Unable to sum the result of an equality test

I am trying to check the count of element-wise equality between two tensors. I have narrowed my issue down to the following short example. The last line results in an “Illegal instruction” message and crashing out of Python.

import torch

torch.manual_seed(1)
x = torch.randint(0, 5, (1000, ))

x.eq(x).sum()

I am using Python 3.6.4 in iPython 6.5.0 with torch 0.4.1 on Windows 10.

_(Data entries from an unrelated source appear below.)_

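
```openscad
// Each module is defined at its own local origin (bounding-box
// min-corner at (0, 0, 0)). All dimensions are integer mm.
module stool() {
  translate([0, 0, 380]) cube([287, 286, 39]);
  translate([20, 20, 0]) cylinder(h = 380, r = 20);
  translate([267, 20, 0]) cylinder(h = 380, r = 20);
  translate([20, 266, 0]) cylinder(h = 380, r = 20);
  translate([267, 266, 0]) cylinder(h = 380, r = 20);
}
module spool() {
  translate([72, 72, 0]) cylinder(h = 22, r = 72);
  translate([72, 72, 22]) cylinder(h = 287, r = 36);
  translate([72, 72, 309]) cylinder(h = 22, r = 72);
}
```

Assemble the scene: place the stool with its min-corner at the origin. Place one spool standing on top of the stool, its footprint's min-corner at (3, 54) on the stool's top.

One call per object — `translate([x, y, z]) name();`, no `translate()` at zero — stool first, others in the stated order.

stool();
translate([3, 54, 419]) spool();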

I can’t repro this on Linux but I will open an issue on GitHub for you: https://github.com/pytorch/pytorch/issues/10483

1 Like

This sounds like the CPU capability dispatch code might not be working properly on Windows. Do you know what model CPU you have?

1 Like

Thanks all.

I am using a VMware virtual machine - according to the system information within the virtual machine, I have an Intel Xeon CPU E5-2680.

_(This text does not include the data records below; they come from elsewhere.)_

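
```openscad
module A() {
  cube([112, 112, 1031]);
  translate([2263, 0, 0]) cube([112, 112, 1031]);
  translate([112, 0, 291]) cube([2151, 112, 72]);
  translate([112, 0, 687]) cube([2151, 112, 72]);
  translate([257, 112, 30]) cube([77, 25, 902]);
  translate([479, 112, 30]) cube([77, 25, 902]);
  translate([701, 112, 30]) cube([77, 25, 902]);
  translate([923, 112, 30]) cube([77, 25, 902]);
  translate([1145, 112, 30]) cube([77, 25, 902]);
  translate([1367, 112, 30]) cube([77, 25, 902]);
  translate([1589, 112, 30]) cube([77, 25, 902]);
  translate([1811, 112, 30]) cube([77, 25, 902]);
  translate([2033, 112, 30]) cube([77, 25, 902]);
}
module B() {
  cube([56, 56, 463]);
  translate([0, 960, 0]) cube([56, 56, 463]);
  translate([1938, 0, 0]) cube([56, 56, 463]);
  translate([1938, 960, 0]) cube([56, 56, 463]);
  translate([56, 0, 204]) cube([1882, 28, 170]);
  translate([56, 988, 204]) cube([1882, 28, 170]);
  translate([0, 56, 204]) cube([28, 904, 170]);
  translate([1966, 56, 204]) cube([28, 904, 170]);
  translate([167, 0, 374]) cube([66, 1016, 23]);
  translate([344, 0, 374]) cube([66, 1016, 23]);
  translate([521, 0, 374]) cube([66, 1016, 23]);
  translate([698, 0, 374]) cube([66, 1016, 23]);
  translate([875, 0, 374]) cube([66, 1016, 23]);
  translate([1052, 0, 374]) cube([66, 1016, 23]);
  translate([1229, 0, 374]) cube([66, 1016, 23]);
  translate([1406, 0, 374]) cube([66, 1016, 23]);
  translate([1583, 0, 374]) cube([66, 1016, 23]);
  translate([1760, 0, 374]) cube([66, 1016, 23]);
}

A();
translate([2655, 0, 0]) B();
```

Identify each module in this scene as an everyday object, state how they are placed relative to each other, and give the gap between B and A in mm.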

I’m curious if the following works (in a new iPython process):

import os
os.environ['ATEN_DISABLE_AVX2'] = '1'

import torch

torch.manual_seed(1)
x = torch.randint(0, 5, (1000, ))

x.eq(x).sum()

Still got the same error.

By the way, it doesn’t seem to matter what x is. I used a random number generator, but you could replace x with x = torch.ones(5) or x = torch.ones(5, 5) and still get the same error.

I think the issue is that the sum() call is running a kernel that uses AVX2 instructions, but the CPU doesn’t support AVX2 instructions (only AVX).

There are two likely causes:

  1. The CPU capability detection code isn’t working on Windows (or maybe the VM?) and incorrectly thinks the CPU supports AVX2 instructions
  2. The library linking behaves differently on Windows and is causing the AVX2 kernel to be run when the AVX kernel is called.

I have the same crash problem in caffe2.dll while calling tensor.sum().

My environment is win7 + python 3.6 + pytorch 0.4.1.
CPU is Intel Pentium which does not support AVX or AVX2 instruction set.

We are compiling caffe2.dll with AVX and AVX2 instruction set. So if your CPU doesn’t support it, you may have to build it yourself.